Bitmedi: Dünyanın hiçbir ülkesinde olamayacağı kadar kolay bir şekilde “vatandaş”, bir adım sonrasında da, “seçmen” oluyorlar.
Ticarete soyunan, gayrimenkul alıp yerleşen paralılar ise ayrı bir mesele!
Zulme maruz kalmış, felâkete duçar olmuş insanlara istisnasız el uzatmak, her insanın, insanî bir sorumluluğudur. Devlet olsun, millet olsun bu, böyle. Buna kimsenin ne itirazı ne de söyleyeceği bir şey olur. Fakat madalyonun bir de öteki yüzü var.
Sorumsuzluk, disiplinsizliği; disiplinsizlik, -mevzi de olsa- asayiş problemlerini doğuruyor.
Bu, işin bir yönü!
Diğer bir husus: Söz konusu insanların ucuz işgücü olarak görülmeleri, istihdam piyasalarını olumsuz etkilemektedir.

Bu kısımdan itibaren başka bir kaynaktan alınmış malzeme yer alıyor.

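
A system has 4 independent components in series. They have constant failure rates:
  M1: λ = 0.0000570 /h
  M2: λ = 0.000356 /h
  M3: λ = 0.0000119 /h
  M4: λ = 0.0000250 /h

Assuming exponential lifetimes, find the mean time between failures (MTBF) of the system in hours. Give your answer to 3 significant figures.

2220

Series of exponential components: λ_sys = Σ λ_i
λ_sys = 0.0000570 + 0.000356 + 0.0000119 + 0.0000250 = 4.4990e-04 /h
MTBF = 1 / λ_sys = 2220 h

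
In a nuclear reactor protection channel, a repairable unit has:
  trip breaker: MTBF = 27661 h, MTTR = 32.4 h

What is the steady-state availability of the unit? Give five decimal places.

A(trip breaker) = MTBF/(MTBF+MTTR) = 27661/(27661+32.4) = 0.99883

0.99883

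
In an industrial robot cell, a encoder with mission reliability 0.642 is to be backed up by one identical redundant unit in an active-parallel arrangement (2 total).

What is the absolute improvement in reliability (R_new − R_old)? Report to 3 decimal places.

0.230

R_before = 0.642
R_after = 1 − (1 − 0.642)^2 = 0.872
ΔR = 0.872 − 0.642 = 0.230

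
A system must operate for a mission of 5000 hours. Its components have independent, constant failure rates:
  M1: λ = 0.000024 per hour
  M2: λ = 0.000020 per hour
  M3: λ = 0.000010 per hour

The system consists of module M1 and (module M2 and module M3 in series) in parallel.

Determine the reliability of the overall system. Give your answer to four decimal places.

R(M1) = exp(−0.000024 × 5000) = 0.886920
R(M2) = exp(−0.000020 × 5000) = 0.904837
R(M3) = exp(−0.000010 × 5000) = 0.951229
Series (M2 and M3): 0.904837 × 0.951229 = 0.860707
Parallel (M1 and [0.860707]): 1 − (1 − 0.886920)(1 − 0.860707) = 0.9842

0.9842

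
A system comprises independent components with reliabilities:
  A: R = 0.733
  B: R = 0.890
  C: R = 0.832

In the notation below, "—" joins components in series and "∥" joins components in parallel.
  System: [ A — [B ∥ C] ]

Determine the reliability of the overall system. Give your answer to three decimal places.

Parallel (B and C): 1 − (1 − 0.89000)(1 − 0.83200) = 0.98152
Series (A and [0.98152]): 0.73300 × 0.98152 = 0.719

0.719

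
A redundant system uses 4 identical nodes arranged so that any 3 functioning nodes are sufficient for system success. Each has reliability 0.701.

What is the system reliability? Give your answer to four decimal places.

R = Σ_{i=3}^{4} C(4,i) p^i (1−p)^{4−i} with p = 0.701
C(4,3)·0.701^3·0.299^1 = 0.411989
C(4,4)·0.701^4·0.299^0 = 0.241475
Sum = 0.6535

0.6535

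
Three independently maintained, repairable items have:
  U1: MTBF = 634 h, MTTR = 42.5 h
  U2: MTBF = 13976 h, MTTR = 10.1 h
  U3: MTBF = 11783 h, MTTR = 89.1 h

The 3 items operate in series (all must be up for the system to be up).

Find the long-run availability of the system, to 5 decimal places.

0.92947

A(U1) = MTBF/(MTBF+MTTR) = 634/(634+42.5) = 0.937177
A(U2) = MTBF/(MTBF+MTTR) = 13976/(13976+10.1) = 0.999278
A(U3) = MTBF/(MTBF+MTTR) = 11783/(11783+89.1) = 0.992495
Series availability: 0.937177 × 0.999278 × 0.992495 = 0.92947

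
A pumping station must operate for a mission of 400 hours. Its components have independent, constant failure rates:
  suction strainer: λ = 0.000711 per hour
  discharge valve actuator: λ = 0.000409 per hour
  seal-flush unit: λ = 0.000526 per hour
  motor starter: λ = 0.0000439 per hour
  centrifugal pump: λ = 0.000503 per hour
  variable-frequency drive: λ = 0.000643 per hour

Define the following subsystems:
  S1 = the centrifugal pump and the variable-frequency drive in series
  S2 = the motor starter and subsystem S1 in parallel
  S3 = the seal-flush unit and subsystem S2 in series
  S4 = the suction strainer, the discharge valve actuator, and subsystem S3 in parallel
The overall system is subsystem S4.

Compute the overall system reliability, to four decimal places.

R(suction strainer) = exp(−0.000711 × 400) = 0.752466
R(discharge valve actuator) = exp(−0.000409 × 400) = 0.849082
R(seal-flush unit) = exp(−0.000526 × 400) = 0.810260
R(motor starter) = exp(−0.0000439 × 400) = 0.982593
R(centrifugal pump) = exp(−0.000503 × 400) = 0.817749
R(variable-frequency drive) = exp(−0.000643 × 400) = 0.773214
Series (centrifugal pump and variable-frequency drive): 0.817749 × 0.773214 = 0.632295
Parallel (motor starter and [0.632295]): 1 − (1 − 0.982593)(1 − 0.632295) = 0.993599
Series (seal-flush unit and [0.993599]): 0.810260 × 0.993599 = 0.805074
Parallel (suction strainer, discharge valve actuator, and [0.805074]): 1 − (1 − 0.752466)(1 − 0.849082)(1 − 0.805074) = 0.9927

0.9927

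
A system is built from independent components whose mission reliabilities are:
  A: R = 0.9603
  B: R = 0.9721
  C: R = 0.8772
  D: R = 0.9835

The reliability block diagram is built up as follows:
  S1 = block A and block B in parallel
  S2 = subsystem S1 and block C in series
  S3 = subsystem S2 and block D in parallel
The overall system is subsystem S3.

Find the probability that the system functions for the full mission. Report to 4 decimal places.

0.9980

Parallel (A and B): 1 − (1 − 0.960300)(1 − 0.972100) = 0.998892
Series ([0.998892] and C): 0.998892 × 0.877200 = 0.876228
Parallel ([0.876228] and D): 1 − (1 − 0.876228)(1 − 0.983500) = 0.9980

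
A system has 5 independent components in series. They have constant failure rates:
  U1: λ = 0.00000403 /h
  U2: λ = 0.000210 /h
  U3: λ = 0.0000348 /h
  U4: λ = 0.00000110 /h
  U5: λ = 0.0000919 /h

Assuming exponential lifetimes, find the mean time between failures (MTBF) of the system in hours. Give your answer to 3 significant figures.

Series of exponential components: λ_sys = Σ λ_i
λ_sys = 0.00000403 + 0.000210 + 0.0000348 + 0.00000110 + 0.0000919 = 3.4183e-04 /h
MTBF = 1 / λ_sys = 2930 h

2930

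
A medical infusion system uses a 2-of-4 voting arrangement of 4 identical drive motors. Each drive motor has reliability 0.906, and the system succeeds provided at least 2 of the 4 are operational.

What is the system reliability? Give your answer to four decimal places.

R = Σ_{i=2}^{4} C(4,i) p^i (1−p)^{4−i} with p = 0.906
C(4,2)·0.906^2·0.094^2 = 0.043517
C(4,3)·0.906^3·0.094^1 = 0.279623
C(4,4)·0.906^4·0.094^0 = 0.673772
Sum = 0.9969

0.9969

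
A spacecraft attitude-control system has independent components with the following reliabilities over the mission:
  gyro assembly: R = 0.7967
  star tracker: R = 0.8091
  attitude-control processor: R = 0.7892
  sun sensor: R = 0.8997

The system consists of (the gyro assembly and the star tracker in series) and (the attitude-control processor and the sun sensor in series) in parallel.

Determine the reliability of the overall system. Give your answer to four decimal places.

0.8970

Series (gyro assembly and star tracker): 0.796700 × 0.809100 = 0.644610
Series (attitude-control processor and sun sensor): 0.789200 × 0.899700 = 0.710043
Parallel ([0.644610] and [0.710043]): 1 − (1 − 0.644610)(1 − 0.710043) = 0.8970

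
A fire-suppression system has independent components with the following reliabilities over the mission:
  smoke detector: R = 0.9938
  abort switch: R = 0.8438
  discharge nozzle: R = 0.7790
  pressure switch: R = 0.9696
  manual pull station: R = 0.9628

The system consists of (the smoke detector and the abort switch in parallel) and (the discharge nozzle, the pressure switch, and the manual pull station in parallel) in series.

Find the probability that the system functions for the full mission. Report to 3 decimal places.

0.999

Parallel (smoke detector and abort switch): 1 − (1 − 0.99380)(1 − 0.84380) = 0.99903
Parallel (discharge nozzle, pressure switch, and manual pull station): 1 − (1 − 0.77900)(1 − 0.96960)(1 − 0.96280) = 0.99975
Series ([0.99903] and [0.99975]): 0.99903 × 0.99975 = 0.999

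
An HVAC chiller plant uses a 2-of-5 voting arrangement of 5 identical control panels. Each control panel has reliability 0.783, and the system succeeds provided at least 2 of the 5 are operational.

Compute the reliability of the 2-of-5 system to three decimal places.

0.991

R = Σ_{i=2}^{5} C(5,i) p^i (1−p)^{5−i} with p = 0.783
C(5,2)·0.783^2·0.217^3 = 0.06265
C(5,3)·0.783^3·0.217^2 = 0.22605
C(5,4)·0.783^4·0.217^1 = 0.40783
C(5,5)·0.783^5·0.217^0 = 0.29431
Sum = 0.991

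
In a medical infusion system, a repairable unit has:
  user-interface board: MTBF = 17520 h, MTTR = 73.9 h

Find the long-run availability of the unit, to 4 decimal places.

A(user-interface board) = MTBF/(MTBF+MTTR) = 17520/(17520+73.9) = 0.9958

0.9958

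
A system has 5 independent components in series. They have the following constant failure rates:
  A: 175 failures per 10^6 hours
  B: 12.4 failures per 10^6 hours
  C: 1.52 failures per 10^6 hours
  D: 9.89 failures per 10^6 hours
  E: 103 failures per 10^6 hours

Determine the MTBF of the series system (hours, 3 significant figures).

Series of exponential components: λ_sys = Σ λ_i
λ_sys = 0.000175 + 0.0000124 + 0.00000152 + 0.00000989 + 0.000103 = 3.0181e-04 /h
MTBF = 1 / λ_sys = 3310 h

3310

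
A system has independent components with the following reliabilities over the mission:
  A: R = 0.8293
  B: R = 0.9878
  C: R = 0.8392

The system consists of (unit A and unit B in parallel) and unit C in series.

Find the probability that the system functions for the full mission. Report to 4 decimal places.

0.8375

Parallel (A and B): 1 − (1 − 0.829300)(1 − 0.987800) = 0.997917
Series ([0.997917] and C): 0.997917 × 0.839200 = 0.8375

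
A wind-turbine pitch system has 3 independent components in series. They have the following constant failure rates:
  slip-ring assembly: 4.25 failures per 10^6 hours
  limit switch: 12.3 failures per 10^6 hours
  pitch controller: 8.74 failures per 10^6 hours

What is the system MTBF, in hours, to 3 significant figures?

39500

Series of exponential components: λ_sys = Σ λ_i
λ_sys = 0.00000425 + 0.0000123 + 0.00000874 = 2.5290e-05 /h
MTBF = 1 / λ_sys = 39500 h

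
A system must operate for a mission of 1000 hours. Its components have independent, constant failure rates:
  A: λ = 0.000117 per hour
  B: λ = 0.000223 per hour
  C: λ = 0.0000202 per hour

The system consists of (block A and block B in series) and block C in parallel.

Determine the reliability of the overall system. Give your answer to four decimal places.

0.9942

R(A) = exp(−0.000117 × 1000) = 0.889585
R(B) = exp(−0.000223 × 1000) = 0.800115
R(C) = exp(−0.0000202 × 1000) = 0.980003
Series (A and B): 0.889585 × 0.800115 = 0.711770
Parallel ([0.711770] and C): 1 − (1 − 0.711770)(1 − 0.980003) = 0.9942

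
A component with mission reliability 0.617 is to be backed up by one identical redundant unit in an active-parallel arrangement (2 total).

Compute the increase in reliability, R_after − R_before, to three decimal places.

R_before = 0.617
R_after = 1 − (1 − 0.617)^2 = 0.853
ΔR = 0.853 − 0.617 = 0.236

0.236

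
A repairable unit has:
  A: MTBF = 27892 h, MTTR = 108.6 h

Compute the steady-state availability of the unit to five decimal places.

A(A) = MTBF/(MTBF+MTTR) = 27892/(27892+108.6) = 0.99612

0.99612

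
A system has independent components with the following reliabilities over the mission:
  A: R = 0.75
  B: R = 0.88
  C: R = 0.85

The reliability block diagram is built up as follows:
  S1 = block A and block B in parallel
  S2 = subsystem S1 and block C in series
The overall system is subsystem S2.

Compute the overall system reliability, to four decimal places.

0.8245

Parallel (A and B): 1 − (1 − 0.750000)(1 − 0.880000) = 0.970000
Series ([0.970000] and C): 0.970000 × 0.850000 = 0.8245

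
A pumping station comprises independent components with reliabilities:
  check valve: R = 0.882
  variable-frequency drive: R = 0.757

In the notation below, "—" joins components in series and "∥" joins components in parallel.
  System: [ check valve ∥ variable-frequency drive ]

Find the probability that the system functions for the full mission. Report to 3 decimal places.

0.971

Parallel (check valve and variable-frequency drive): 1 − (1 − 0.88200)(1 − 0.75700) = 0.971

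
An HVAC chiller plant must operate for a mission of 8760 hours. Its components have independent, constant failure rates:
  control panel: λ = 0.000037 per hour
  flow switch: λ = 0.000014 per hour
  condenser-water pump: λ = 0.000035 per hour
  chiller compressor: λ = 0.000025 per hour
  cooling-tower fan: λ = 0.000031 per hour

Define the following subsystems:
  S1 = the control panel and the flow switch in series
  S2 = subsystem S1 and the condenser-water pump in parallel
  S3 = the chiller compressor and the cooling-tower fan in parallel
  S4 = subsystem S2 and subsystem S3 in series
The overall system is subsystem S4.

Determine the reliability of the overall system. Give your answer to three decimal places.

0.863

R(control panel) = exp(−0.000037 × 8760) = 0.72316
R(flow switch) = exp(−0.000014 × 8760) = 0.88458
R(condenser-water pump) = exp(−0.000035 × 8760) = 0.73594
R(chiller compressor) = exp(−0.000025 × 8760) = 0.80332
R(cooling-tower fan) = exp(−0.000031 × 8760) = 0.76219
Series (control panel and flow switch): 0.72316 × 0.88458 = 0.63969
Parallel ([0.63969] and condenser-water pump): 1 − (1 − 0.63969)(1 − 0.73594) = 0.90486
Parallel (chiller compressor and cooling-tower fan): 1 − (1 − 0.80332)(1 − 0.76219) = 0.95323
Series ([0.90486] and [0.95323]): 0.90486 × 0.95323 = 0.863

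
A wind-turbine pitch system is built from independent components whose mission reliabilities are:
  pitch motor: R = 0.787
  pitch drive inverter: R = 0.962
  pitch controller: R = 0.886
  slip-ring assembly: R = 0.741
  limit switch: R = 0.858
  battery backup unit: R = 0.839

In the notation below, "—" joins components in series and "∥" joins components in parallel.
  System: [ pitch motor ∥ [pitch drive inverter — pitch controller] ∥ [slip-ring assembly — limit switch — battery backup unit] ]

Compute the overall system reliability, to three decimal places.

Series (pitch drive inverter and pitch controller): 0.96200 × 0.88600 = 0.85233
Series (slip-ring assembly, limit switch, and battery backup unit): 0.74100 × 0.85800 × 0.83900 = 0.53342
Parallel (pitch motor, [0.85233], and [0.53342]): 1 − (1 − 0.78700)(1 − 0.85233)(1 − 0.53342) = 0.985

0.985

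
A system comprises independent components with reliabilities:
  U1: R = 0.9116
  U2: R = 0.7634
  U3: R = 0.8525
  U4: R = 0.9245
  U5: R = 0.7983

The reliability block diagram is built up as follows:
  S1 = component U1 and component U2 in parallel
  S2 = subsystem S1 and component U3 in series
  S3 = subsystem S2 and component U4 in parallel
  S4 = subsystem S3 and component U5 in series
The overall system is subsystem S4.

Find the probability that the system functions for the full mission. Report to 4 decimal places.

0.7883

Parallel (U1 and U2): 1 − (1 − 0.911600)(1 − 0.763400) = 0.979085
Series ([0.979085] and U3): 0.979085 × 0.852500 = 0.834670
Parallel ([0.834670] and U4): 1 − (1 − 0.834670)(1 − 0.924500) = 0.987518
Series ([0.987518] and U5): 0.987518 × 0.798300 = 0.7883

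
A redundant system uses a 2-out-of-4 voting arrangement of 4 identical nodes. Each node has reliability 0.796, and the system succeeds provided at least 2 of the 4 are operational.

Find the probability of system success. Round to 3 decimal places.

0.971

R = Σ_{i=2}^{4} C(4,i) p^i (1−p)^{4−i} with p = 0.796
C(4,2)·0.796^2·0.204^2 = 0.15821
C(4,3)·0.796^3·0.204^1 = 0.41156
C(4,4)·0.796^4·0.204^0 = 0.40147
Sum = 0.971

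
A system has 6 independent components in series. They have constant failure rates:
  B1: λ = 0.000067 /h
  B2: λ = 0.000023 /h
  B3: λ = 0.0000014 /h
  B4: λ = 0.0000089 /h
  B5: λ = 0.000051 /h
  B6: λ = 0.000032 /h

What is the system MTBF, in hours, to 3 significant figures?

5460

Series of exponential components: λ_sys = Σ λ_i
λ_sys = 0.000067 + 0.000023 + 0.0000014 + 0.0000089 + 0.000051 + 0.000032 = 1.8330e-04 /h
MTBF = 1 / λ_sys = 5460 h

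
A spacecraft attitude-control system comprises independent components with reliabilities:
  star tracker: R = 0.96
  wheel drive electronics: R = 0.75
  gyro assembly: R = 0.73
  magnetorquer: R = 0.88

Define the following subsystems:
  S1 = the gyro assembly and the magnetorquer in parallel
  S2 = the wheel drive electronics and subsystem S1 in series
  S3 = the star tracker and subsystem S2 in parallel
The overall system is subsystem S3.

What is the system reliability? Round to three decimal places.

0.989

Parallel (gyro assembly and magnetorquer): 1 − (1 − 0.73000)(1 − 0.88000) = 0.96760
Series (wheel drive electronics and [0.96760]): 0.75000 × 0.96760 = 0.72570
Parallel (star tracker and [0.72570]): 1 − (1 − 0.96000)(1 − 0.72570) = 0.989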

Zaten vasıfsız eleman istihdamında asgarî ücretin üstüne pek çıkmayan özel sektör işletmeleri, bunların işgücünden ciddî manada istifade ediyor.
Dolayısıyla, yerli işçinin eli boşa çıkıyor.
Bütün bu ifade ettiklerimiz; duyabildiklerimiz, görebildiklerimiz.
Göremediklerimizi de devletimiz görüyor; tedbirini alıyordur herhâlde!
Zira merhum Mehmed Âkif’in, yaşanmış bir olayı tasvir ettiği, “Kocakarı ve Ömer” başlıklı şiirinde,
“Kenâr-ı Dicle’de bir kurt aşırsa bir koyunu, / Gelir de adl-i İlâhî sorar Ömer’den onu!” dediği üzere; o gün olduğu gibi, bugün de idarecilere, âdilâne, şefkatkârâne çok vazife düşüyor.